The results of the proposed ISM-AAC mechanism were evaluated against several existing security models typically used in IoT applications and provide a comprehensive performance comparison, which is shown in Table 2 and Fig. 1.

Performance comparison.
Performance comparison analysis.
Metric | Traditional model | ISM-AAC |
---|---|---|
Confidentiality | 85 % | 92 % |
Integrity | 72 % | 80 % |
Authentication | 88 % | 91 % |
Energy consumption | 2.5 J | 1.2 J |
Scalability efficiency | 80 % | 86 % |
The ISM-AAC mechanism addresses these challenges by combining FE and advanced access control protocols to provide a more secure, scalable, and efficient solution. This system integrates both encryption and access control in a decentralized manner, minimizing the bottlenecks that occur with centralized models. The advanced access control process ensures that only authorized users or devices can access the data, while the encryption mechanism ensures secure communication within the IoT network.

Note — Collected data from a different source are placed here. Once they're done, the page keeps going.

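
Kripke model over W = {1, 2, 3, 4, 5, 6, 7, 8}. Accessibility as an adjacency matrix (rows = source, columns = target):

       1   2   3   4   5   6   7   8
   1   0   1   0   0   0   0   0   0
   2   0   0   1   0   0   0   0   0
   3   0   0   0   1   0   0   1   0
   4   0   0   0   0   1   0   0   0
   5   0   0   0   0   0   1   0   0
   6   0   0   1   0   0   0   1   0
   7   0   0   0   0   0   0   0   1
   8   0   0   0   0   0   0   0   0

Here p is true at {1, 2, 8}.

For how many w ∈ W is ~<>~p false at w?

5

1: <>~p is F. ✓
2: <>~p is T. ✗
3: <>~p is T. ✗
4: <>~p is T. ✗
5: <>~p is T. ✗
6: <>~p is T. ✗
7: <>~p is F. ✓
8: <>~p is F. ✓
Satisfying worlds: {1, 7, 8}.
So ~<>~p fails at the other 5 worlds.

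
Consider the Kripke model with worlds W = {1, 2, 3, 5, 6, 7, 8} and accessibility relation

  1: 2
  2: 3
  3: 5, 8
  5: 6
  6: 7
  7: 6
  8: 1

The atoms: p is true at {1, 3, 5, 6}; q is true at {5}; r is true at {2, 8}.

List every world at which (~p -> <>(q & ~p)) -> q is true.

{2, 5, 7, 8}

1: ~p -> <>(q & ~p) is T, q is F. ✗
2: ~p -> <>(q & ~p) is F, q is F. ✓
3: ~p -> <>(q & ~p) is T, q is F. ✗
5: ~p -> <>(q & ~p) is T, q is T. ✓
6: ~p -> <>(q & ~p) is T, q is F. ✗
7: ~p -> <>(q & ~p) is F, q is F. ✓
8: ~p -> <>(q & ~p) is F, q is F. ✓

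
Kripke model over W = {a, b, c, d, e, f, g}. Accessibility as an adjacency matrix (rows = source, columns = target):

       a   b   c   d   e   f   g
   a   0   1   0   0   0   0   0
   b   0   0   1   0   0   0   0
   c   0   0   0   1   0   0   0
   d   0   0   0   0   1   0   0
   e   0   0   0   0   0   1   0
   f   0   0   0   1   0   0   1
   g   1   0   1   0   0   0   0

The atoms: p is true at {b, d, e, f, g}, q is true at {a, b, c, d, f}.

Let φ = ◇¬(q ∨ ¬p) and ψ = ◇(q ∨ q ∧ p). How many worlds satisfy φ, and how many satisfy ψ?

2 and 6

For ◇¬(q ∨ ¬p):
a: successors {b}; ¬(q ∨ ¬p) there: b:F. ✗
b: successors {c}; ¬(q ∨ ¬p) there: c:F. ✗
c: successors {d}; ¬(q ∨ ¬p) there: d:F. ✗
d: successors {e}; ¬(q ∨ ¬p) there: e:T. ✓
e: successors {f}; ¬(q ∨ ¬p) there: f:F. ✗
f: successors {d, g}; ¬(q ∨ ¬p) there: d:F, g:T. ✓
g: successors {a, c}; ¬(q ∨ ¬p) there: a:F, c:F. ✗
— 2 worlds.
For ◇(q ∨ q ∧ p):
a: successors {b}; q ∨ q ∧ p there: b:T. ✓
b: successors {c}; q ∨ q ∧ p there: c:T. ✓
c: successors {d}; q ∨ q ∧ p there: d:T. ✓
d: successors {e}; q ∨ q ∧ p there: e:F. ✗
e: successors {f}; q ∨ q ∧ p there: f:T. ✓
f: successors {d, g}; q ∨ q ∧ p there: d:T, g:F. ✓
g: successors {a, c}; q ∨ q ∧ p there: a:T, c:T. ✓
— 6 worlds.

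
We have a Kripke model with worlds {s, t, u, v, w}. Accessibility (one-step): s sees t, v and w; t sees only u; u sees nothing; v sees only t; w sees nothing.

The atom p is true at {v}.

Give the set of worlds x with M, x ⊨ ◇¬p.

s: successors {t, v, w}; ¬p there: t:T, v:F, w:T. ✓
t: successors {u}; ¬p there: u:T. ✓
u: no successors, so ◇¬p fails. ✗
v: successors {t}; ¬p there: t:T. ✓
w: no successors, so ◇¬p fails. ✗

{s, t, v}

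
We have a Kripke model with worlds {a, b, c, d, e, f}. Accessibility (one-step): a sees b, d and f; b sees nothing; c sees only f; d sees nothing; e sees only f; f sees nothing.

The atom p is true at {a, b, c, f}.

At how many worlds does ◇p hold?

3

a: successors {b, d, f}; p there: b:T, d:F, f:T. ✓
b: no successors, so ◇p fails. ✗
c: successors {f}; p there: f:T. ✓
d: no successors, so ◇p fails. ✗
e: successors {f}; p there: f:T. ✓
f: no successors, so ◇p fails. ✗
Satisfying worlds: {a, c, e}.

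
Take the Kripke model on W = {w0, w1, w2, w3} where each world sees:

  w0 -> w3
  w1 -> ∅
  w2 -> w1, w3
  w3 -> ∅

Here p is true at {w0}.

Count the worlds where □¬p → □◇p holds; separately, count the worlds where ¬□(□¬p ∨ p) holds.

2 and 0

For □¬p → □◇p:
w0: □¬p is T, □◇p is F. ✗
w1: □¬p is T, □◇p is T. ✓
w2: □¬p is T, □◇p is F. ✗
w3: □¬p is T, □◇p is T. ✓
— 2 worlds.
For ¬□(□¬p ∨ p):
w0: □(□¬p ∨ p) is T. ✗
w1: □(□¬p ∨ p) is T. ✗
w2: □(□¬p ∨ p) is T. ✗
w3: □(□¬p ∨ p) is T. ✗
— 0 worlds.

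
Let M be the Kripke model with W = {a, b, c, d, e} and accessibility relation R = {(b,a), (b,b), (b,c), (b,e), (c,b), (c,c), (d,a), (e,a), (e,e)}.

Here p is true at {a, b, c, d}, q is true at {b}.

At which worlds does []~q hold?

a: no successors, so []~q holds vacuously. ✓
b: successors {a, b, c, e}; ~q there: a:T, b:F, c:T, e:T. ✗
c: successors {b, c}; ~q there: b:F, c:T. ✗
d: successors {a}; ~q there: a:T. ✓
e: successors {a, e}; ~q there: a:T, e:T. ✓

{a, d, e}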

When comparing the ISM-AAC mechanism with existing models, several important improvements were identified:
The proposed ISM-AAC addresses the key challenges of traditional IoT security by combining FE with decentralized access control to ensure robust protection against unauthorized access. The distributed architecture reduces latency and eliminates bottlenecks that occur with centralized systems, ensuring efficient operation even in large-scale IoT networks. ISM-AAC offers superior scalability, maintaining consistent performance even as the number of devices and data volumes grow, and features an energy-efficient design that minimizes computational overhead, ideal for power-sensitive IoT applications. Compared to the existing models, ISM-AAC increases security, reduces latency, and better adapts to the dynamic requirements of IoT environments. This mechanism provides a comprehensive solution for secure communication in IoT networks and addresses gaps in scalability, energy efficiency, and latency. Future improvements for ISM-AAC could include integrating blockchain for greater transparency, leveraging AI/ML for adaptive security, integrating edge computing for faster data processing, supporting 5G for higher throughput, improving privacy-preserving techniques, optimizing cross-domain interoperability, and enabling real-time security monitoring for proactive threat detection. These advancements would further improve the security, scalability, and efficiency of IoT systems and ensure reliable deployment across multiple applications.